Have you ever thought about your pronunciation of the word “no”? If you say it out loud now, can you sense the movement of your tongue and lips as you form the “o” sound? You may notice there’s a lot to the pronunciation of the word in an Australian accent.
Clips of Australians saying this short, two-letter word have been trending on TikTok over the last year, with listeners fascinated by its pronunciation.
Speakers from outside Australia are also having a go at pronouncing the word themselves. Interestingly, when they write it out, they spell the word “naur”.
So, what is it people are hearing in the Aussie “no”, and why do they think there is an “r” sound at the end?
What sorts of sounds make up speech?
To be able to understand what is happening in an Australian pronunciation of the word, we need to first have a look at some of the elements of speech. Words are made up of vowels and consonants, and vowels themselves can be long or short.
Try saying out loud these words with long vowels: keep, dawn, far, soon and curl. Now these words with short vowels: cat, bed, hut, kid, nod and put.
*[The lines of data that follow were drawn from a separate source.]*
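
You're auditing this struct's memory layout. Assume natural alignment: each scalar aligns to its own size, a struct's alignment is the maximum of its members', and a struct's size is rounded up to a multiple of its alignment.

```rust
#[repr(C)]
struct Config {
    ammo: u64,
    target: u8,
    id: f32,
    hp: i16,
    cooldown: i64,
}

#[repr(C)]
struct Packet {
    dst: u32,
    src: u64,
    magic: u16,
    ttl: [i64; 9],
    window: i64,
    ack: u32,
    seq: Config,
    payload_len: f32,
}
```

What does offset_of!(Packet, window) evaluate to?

96

Config: ammo at 0 (size 8, align 8) → ends 8; target at 8 (size 1, align 1) → ends 9; pad 3 to align 4 for id; id at 12 (size 4, align 4) → ends 16; hp at 16 (size 2, align 2) → ends 18; pad 6 to align 8 for cooldown; cooldown at 24 (size 8, align 8) → ends 32; total 32 bytes, alignment 8
dst at 0 (size 4, align 4) → ends 4
pad 4 to align 8 for src
src at 8 (size 8, align 8) → ends 16
magic at 16 (size 2, align 2) → ends 18
pad 6 to align 8 for ttl
ttl at 24 (size 72, align 8) → ends 96
window at 96 (size 8, align 8) → ends 104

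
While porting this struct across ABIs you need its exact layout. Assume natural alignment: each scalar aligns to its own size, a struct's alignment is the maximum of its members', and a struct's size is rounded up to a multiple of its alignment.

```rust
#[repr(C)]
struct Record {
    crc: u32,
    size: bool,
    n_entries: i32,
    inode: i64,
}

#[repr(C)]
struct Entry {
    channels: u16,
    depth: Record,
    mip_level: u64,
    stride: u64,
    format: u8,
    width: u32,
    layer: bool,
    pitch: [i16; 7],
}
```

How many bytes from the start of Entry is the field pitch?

58

Record: 0..4  crc  (4B, 4-aligned); 4..5  size  (1B, 1-aligned); 5..8  -- padding (3B); 8..12  n_entries  (4B, 4-aligned); 12..16  -- padding (4B); 16..24  inode  (8B, 8-aligned); sizeof = 24, alignof = 8
0..2  channels  (2B, 2-aligned)
2..8  -- padding (6B)
8..32  depth  (24B, 8-aligned)
32..40  mip_level  (8B, 8-aligned)
40..48  stride  (8B, 8-aligned)
48..49  format  (1B, 1-aligned)
49..52  -- padding (3B)
52..56  width  (4B, 4-aligned)
56..57  layer  (1B, 1-aligned)
57..58  -- padding (1B)
58..72  pitch  (14B, 2-aligned)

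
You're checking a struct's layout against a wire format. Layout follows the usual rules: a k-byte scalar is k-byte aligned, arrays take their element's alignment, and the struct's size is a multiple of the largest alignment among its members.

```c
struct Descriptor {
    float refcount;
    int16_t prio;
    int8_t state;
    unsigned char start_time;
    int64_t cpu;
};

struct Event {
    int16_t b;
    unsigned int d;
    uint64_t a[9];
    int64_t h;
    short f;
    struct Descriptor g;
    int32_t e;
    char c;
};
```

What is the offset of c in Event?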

Short and long vowels are all examples of monophthongs, vowels that have one single vowel element from start to finish.
Another category of vowels is diphthongs. These are vowels that have two distinct elements in one syllable. Words such as loud, prize, bay and void all contain diphthongs.
If we focus on the word “void”, try mouthing this word slowly as you say it out loud, and you may be able to sense your lips starting rounded in the shape of “aw” and then spreading to the shape of “ee”. Even though there are two distinct shapes within the vowel, the entire sound comprises one syllable, so it is called a diphthong.
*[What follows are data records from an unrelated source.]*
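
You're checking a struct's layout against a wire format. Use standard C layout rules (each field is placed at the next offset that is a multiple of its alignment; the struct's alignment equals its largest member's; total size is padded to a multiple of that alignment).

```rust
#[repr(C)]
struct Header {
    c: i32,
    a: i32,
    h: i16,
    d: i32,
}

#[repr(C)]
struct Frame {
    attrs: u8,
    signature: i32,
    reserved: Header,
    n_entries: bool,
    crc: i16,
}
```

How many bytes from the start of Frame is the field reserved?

8

Header: 0..4  c  (4B, 4-aligned); 4..8  a  (4B, 4-aligned); 8..10  h  (2B, 2-aligned); 10..12  -- padding (2B); 12..16  d  (4B, 4-aligned); sizeof = 16, alignof = 4
0..1  attrs  (1B, 1-aligned)
1..4  -- padding (3B)
4..8  signature  (4B, 4-aligned)
8..24  reserved  (16B, 4-aligned)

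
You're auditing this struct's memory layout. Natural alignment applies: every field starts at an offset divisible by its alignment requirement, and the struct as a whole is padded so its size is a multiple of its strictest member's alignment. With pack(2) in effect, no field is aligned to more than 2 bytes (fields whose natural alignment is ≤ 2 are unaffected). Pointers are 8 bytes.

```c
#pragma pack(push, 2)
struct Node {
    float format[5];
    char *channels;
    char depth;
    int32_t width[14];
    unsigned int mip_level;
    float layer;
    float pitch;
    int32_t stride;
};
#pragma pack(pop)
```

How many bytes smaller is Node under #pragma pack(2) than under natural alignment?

10

natural layout:
  0..20  format  (20B, 4-aligned)
  20..24  -- padding (4B)
  24..32  channels  (8B, 8-aligned)
  32..33  depth  (1B, 1-aligned)
  33..36  -- padding (3B)
  36..92  width  (56B, 4-aligned)
  92..96  mip_level  (4B, 4-aligned)
  96..100  layer  (4B, 4-aligned)
  100..104  pitch  (4B, 4-aligned)
  104..108  stride  (4B, 4-aligned)
  108..112  -- tail padding (4B)
  sizeof = 112, alignof = 8
packed(2) layout:
  0..20  format  (20B, 2-aligned)
  20..28  channels  (8B, 2-aligned)
  28..29  depth  (1B, 1-aligned)
  29..30  -- padding (1B)
  30..86  width  (56B, 2-aligned)
  86..90  mip_level  (4B, 2-aligned)
  90..94  layer  (4B, 2-aligned)
  94..98  pitch  (4B, 2-aligned)
  98..102  stride  (4B, 2-aligned)
  sizeof = 102, alignof = 2
112 − 102 = 10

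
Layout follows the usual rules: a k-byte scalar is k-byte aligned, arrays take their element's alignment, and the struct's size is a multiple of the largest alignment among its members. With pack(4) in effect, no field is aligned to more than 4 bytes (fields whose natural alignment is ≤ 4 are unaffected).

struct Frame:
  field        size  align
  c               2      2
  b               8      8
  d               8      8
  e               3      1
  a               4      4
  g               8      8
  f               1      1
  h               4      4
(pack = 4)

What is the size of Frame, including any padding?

0..2  c  (2B, 2-aligned)
2..4  -- padding (2B)
4..12  b  (8B, 4-aligned)
12..20  d  (8B, 4-aligned)
20..23  e  (3B, 1-aligned)
23..24  -- padding (1B)
24..28  a  (4B, 4-aligned)
28..36  g  (8B, 4-aligned)
36..37  f  (1B, 1-aligned)
37..40  -- padding (3B)
40..44  h  (4B, 4-aligned)
sizeof = 44, alignof = 4

44 bytes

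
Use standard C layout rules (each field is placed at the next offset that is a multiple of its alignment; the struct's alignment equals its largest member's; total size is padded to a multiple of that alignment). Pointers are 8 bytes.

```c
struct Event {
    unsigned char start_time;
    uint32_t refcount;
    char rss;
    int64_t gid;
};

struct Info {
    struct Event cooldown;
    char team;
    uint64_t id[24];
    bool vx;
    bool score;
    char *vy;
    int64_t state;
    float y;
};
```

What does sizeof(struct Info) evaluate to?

Event: start_time at 0 (size 1, align 1) → ends 1; pad 3 to align 4 for refcount; refcount at 4 (size 4, align 4) → ends 8; rss at 8 (size 1, align 1) → ends 9; pad 7 to align 8 for gid; gid at 16 (size 8, align 8) → ends 24; total 24 bytes, alignment 8
cooldown at 0 (size 24, align 8) → ends 24
team at 24 (size 1, align 1) → ends 25
pad 7 to align 8 for id
id at 32 (size 192, align 8) → ends 224
vx at 224 (size 1, align 1) → ends 225
score at 225 (size 1, align 1) → ends 226
pad 6 to align 8 for vy
vy at 232 (size 8, align 8) → ends 240
state at 240 (size 8, align 8) → ends 248
y at 248 (size 4, align 4) → ends 252
tail pad 4 to reach multiple of 8
total 256 bytes, alignment 8

256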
Okay, so what about the word ‘no’?
What can happen in the word “no” is that the vowel becomes a triphthong – meaning there are three distinct elements to the vowel sound within one syllable.
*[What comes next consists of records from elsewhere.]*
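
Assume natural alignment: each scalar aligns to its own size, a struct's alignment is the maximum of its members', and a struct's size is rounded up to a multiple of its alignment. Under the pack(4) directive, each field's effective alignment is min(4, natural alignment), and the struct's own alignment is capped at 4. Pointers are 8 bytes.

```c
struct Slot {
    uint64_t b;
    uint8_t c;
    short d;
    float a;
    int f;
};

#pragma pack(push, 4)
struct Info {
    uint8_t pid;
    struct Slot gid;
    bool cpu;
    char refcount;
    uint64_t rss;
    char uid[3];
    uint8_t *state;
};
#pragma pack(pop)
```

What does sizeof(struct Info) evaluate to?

Slot: b at 0 (size 8, align 8) → ends 8; c at 8 (size 1, align 1) → ends 9; pad 1 to align 2 for d; d at 10 (size 2, align 2) → ends 12; a at 12 (size 4, align 4) → ends 16; f at 16 (size 4, align 4) → ends 20; tail pad 4 to reach multiple of 8; total 24 bytes, alignment 8
pid at 0 (size 1, align 1) → ends 1
pad 3 to align 4 for gid
gid at 4 (size 24, align 4) → ends 28
cpu at 28 (size 1, align 1) → ends 29
refcount at 29 (size 1, align 1) → ends 30
pad 2 to align 4 for rss
rss at 32 (size 8, align 4) → ends 40
uid at 40 (size 3, align 1) → ends 43
pad 1 to align 4 for state
state at 44 (size 8, align 4) → ends 52
total 52 bytes, alignment 4

52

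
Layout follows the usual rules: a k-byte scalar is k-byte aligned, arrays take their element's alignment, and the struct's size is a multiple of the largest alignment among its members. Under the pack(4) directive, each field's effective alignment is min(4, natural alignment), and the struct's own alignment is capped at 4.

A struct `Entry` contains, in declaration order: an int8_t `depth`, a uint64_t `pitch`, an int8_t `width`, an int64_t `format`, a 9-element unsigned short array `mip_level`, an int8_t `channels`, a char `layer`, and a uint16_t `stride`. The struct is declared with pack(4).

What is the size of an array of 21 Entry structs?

1008

depth at 0 (size 1, align 1) → ends 1
pad 3 to align 4 for pitch
pitch at 4 (size 8, align 4) → ends 12
width at 12 (size 1, align 1) → ends 13
pad 3 to align 4 for format
format at 16 (size 8, align 4) → ends 24
mip_level at 24 (size 18, align 2) → ends 42
channels at 42 (size 1, align 1) → ends 43
layer at 43 (size 1, align 1) → ends 44
stride at 44 (size 2, align 2) → ends 46
tail pad 2 to reach multiple of 4
total 48 bytes, alignment 4
array of 21: 21 × 48 = 1008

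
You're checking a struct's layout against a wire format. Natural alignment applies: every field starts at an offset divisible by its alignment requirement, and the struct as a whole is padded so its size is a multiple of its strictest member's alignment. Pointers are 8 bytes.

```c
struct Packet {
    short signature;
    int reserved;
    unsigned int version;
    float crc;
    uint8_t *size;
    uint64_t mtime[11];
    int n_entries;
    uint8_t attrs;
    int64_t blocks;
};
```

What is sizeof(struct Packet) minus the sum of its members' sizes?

signature at 0 (size 2, align 2) → ends 2
pad 2 to align 4 for reserved
reserved at 4 (size 4, align 4) → ends 8
version at 8 (size 4, align 4) → ends 12
crc at 12 (size 4, align 4) → ends 16
size at 16 (size 8, align 8) → ends 24
mtime at 24 (size 88, align 8) → ends 112
n_entries at 112 (size 4, align 4) → ends 116
attrs at 116 (size 1, align 1) → ends 117
pad 3 to align 8 for blocks
blocks at 120 (size 8, align 8) → ends 128
total 128 bytes, alignment 8
data bytes 123, size 128 → padding 5

5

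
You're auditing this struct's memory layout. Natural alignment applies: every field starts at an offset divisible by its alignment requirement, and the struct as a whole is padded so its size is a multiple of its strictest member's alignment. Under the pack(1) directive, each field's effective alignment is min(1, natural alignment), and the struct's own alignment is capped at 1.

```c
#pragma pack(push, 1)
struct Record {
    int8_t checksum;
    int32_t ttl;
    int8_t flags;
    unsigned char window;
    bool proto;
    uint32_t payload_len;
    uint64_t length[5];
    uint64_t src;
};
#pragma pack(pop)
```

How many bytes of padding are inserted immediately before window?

0

0..1  checksum  (1B, 1-aligned)
1..5  ttl  (4B, 1-aligned)
5..6  flags  (1B, 1-aligned)
6..7  window  (1B, 1-aligned)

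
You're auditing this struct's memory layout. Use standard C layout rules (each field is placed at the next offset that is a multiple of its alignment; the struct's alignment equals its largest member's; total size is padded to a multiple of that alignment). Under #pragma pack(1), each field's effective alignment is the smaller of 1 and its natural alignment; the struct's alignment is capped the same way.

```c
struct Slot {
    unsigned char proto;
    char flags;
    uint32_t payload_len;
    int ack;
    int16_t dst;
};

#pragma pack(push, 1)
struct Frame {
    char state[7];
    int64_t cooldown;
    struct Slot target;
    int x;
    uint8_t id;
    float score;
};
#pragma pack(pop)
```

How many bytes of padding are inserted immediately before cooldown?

Slot: @0: proto [1B, align 1] → 1; @1: flags [1B, align 1] → 2; +2 pad (align 4); @4: payload_len [4B, align 4] → 8; @8: ack [4B, align 4] → 12; @12: dst [2B, align 2] → 14; +2 tail pad (align 4); size 16, align 4
@0: state [7B, align 1] → 7
@7: cooldown [8B, align 1] → 15

0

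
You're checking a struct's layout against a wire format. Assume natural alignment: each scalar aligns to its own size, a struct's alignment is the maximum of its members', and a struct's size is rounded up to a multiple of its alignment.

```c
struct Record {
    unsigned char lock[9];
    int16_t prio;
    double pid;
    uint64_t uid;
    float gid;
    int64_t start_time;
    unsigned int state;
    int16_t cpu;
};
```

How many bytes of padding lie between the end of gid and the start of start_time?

4

@0: lock [9B, align 1] → 9
+1 pad (align 2)
@10: prio [2B, align 2] → 12
+4 pad (align 8)
@16: pid [8B, align 8] → 24
@24: uid [8B, align 8] → 32
@32: gid [4B, align 4] → 36
+4 pad (align 8)
@40: start_time [8B, align 8] → 48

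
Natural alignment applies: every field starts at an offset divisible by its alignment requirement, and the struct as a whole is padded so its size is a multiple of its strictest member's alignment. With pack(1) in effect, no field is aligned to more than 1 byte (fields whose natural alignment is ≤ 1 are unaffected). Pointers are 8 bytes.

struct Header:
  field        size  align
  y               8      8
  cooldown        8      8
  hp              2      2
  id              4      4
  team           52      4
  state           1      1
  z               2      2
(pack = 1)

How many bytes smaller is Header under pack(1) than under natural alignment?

3

natural layout:
  y at 0 (size 8, align 8) → ends 8
  cooldown at 8 (size 8, align 8) → ends 16
  hp at 16 (size 2, align 2) → ends 18
  pad 2 to align 4 for id
  id at 20 (size 4, align 4) → ends 24
  team at 24 (size 52, align 4) → ends 76
  state at 76 (size 1, align 1) → ends 77
  pad 1 to align 2 for z
  z at 78 (size 2, align 2) → ends 80
  total 80 bytes, alignment 8
packed(1) layout:
  y at 0 (size 8, align 1) → ends 8
  cooldown at 8 (size 8, align 1) → ends 16
  hp at 16 (size 2, align 1) → ends 18
  id at 18 (size 4, align 1) → ends 22
  team at 22 (size 52, align 1) → ends 74
  state at 74 (size 1, align 1) → ends 75
  z at 75 (size 2, align 1) → ends 77
  total 77 bytes, alignment 1
80 − 77 = 3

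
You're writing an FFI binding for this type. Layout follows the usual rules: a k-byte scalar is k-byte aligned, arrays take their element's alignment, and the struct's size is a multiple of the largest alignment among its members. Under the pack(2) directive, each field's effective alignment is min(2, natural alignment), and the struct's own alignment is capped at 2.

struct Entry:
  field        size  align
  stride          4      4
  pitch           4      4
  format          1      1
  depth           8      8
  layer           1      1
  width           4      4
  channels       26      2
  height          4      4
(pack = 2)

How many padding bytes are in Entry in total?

@0: stride [4B, align 2] → 4
@4: pitch [4B, align 2] → 8
@8: format [1B, align 1] → 9
+1 pad (align 2)
@10: depth [8B, align 2] → 18
@18: layer [1B, align 1] → 19
+1 pad (align 2)
@20: width [4B, align 2] → 24
@24: channels [26B, align 2] → 50
@50: height [4B, align 2] → 54
size 54, align 2
data bytes 52, size 54 → padding 2

2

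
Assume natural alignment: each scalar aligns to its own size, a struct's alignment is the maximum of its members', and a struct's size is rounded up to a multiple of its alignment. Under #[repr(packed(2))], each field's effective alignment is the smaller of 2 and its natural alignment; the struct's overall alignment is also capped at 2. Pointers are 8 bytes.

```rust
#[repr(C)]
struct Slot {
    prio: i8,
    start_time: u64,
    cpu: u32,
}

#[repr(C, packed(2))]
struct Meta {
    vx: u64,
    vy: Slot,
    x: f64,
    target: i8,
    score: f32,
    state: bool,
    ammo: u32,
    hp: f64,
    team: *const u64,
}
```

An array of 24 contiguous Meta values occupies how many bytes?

1632

Slot: prio at 0 (size 1, align 1) → ends 1; pad 7 to align 8 for start_time; start_time at 8 (size 8, align 8) → ends 16; cpu at 16 (size 4, align 4) → ends 20; tail pad 4 to reach multiple of 8; total 24 bytes, alignment 8
vx at 0 (size 8, align 2) → ends 8
vy at 8 (size 24, align 2) → ends 32
x at 32 (size 8, align 2) → ends 40
target at 40 (size 1, align 1) → ends 41
pad 1 to align 2 for score
score at 42 (size 4, align 2) → ends 46
state at 46 (size 1, align 1) → ends 47
pad 1 to align 2 for ammo
ammo at 48 (size 4, align 2) → ends 52
hp at 52 (size 8, align 2) → ends 60
team at 60 (size 8, align 2) → ends 68
total 68 bytes, alignment 2
array of 24: 24 × 68 = 1632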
While some Australian speakers would pronounce “no” as a diphthong, starting on “oh” as in dog and ending on “oo” as in put, others begin with an unstressed “a” (the sound at the end of the word “sofa”), then move to the “oh” and then “oo”.
Triphthongs are far less common, we don’t hear them often, which could be why the sound stands out to listeners.
You might be wondering how a speaker comes to pronounce “no” as a triphthong, when other words with the same vowel (such as boat, cone, loaf and oak) are pronounced as diphthongs. This could occur because the word “no” is an example of what linguists call an open syllable, meaning it has no consonant at its close. This allows the speaker to lengthen the vowel and draw it out – a feature we love in different Australian accents!
In actor-training, we view vowels and consonants as having two different roles in language: vowels are the emotional components of words, and consonants are the intellect. In a word like “no”, a lot of emotion and feeling can be conveyed in the vowel, allowing a variety of meaning to come through in its pronunciation.
Just think of how many meanings the word “no” can have, from a polite “No” to an emphatic “No!”, to an unsure or contemplative “Noooo”. You would say the word in hundreds of different ways every week. Using intonation, modulation and emphasis, the word is given meaning depending on how you say it.
But where does the ‘r’ come in?
To return to the spelling that has taken off on TikTok – why do people think they hear an “r” at the end of an Australian pronunciation?
It could be that the listener is linking the sound to ones they have in their own accent. Another possibility is that when an Australian speaker holds the final part of the triphthong (the short “oo” as in “put”), their tongue may be moving closer to the roof of their mouth, beginning to sound like an “r”. However, they wouldn’t be going there consciously, and it may not feel anything like an “r” to them!
It’s important to note there are many varieties of Australian accents and not every speaker would pronounce “no” in the ways discussed here. Social media has created new platforms for sharing the voices of everyday speakers, not just those trained for media, stage, or screen. We’re now hearing different accent varieties that otherwise may not be heard by a global audience.